The second point is, the unbalanced nature of the treaty notwithstanding, the standard of evidence demanded is too low. This is a second complaint in parliament: if there is not enough evidence to prosecute in the UK, then there should not be enough evidence to extradite somewhere else.

Again, there are further questions to be raised. The whole notion of extradition arises because of the division of the world into different criminal jurisdictions. A criminal wanted for trial in Liverpool does not have to be extradited from London, merely put in the back of a van. Federalism is naturally interested when national borders take on a legal or political significance.

It is wrong that a criminal should escape justice because of the intervention of a national border, but also wrong that a suspect should face injustice because a country hands him over to an unfair judicial process. These are the two principles that apply, and the tests involved in the extradition process are there to strike the balance between them.
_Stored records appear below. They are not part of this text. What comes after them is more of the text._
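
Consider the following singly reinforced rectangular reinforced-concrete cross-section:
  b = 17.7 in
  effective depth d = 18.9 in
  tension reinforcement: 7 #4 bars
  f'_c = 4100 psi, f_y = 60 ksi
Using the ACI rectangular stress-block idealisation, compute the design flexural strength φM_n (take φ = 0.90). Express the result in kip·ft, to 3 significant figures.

A_s = 7 × 0.2 = 1.4 in².
T = A_s f_y = 1.4 × 60 = 84 kips.
a = T/(0.85 f'_c b) = 84/(0.85 × 4.1 × 17.7) = 1.362 in.
M_n = T(d − a/2) = 84 × (18.9 − 0.681) = 1530.4 kip·in = 1530.4/12 = 127.53 kip·ft.
φM_n = 0.90 × 127.53 = 114.78 kip·ft.

φM_n ≈ 115 kip·ft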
The best way to ensure that extradition can proceed effectively is to have a common and shared set of human rights standards. That will minimise the risk of an unfair judicial process. Again, take a bow, the European Union.

By contrast, the controversy over Guantanamo Bay has not helped the American image in this regard. Still, it’s in their hands to change things, if they wish.

It was also good to note in the parliamentary debate the acknowledgement of the role of the European Convention and the European Court of Human Rights. They make it possible to have a faster, more effective extradition process within Europe. Of course, these are the “foreign” convention and “foreign” court that some Conservatives have been railing against in recent weeks. Perhaps now, they start to see their value.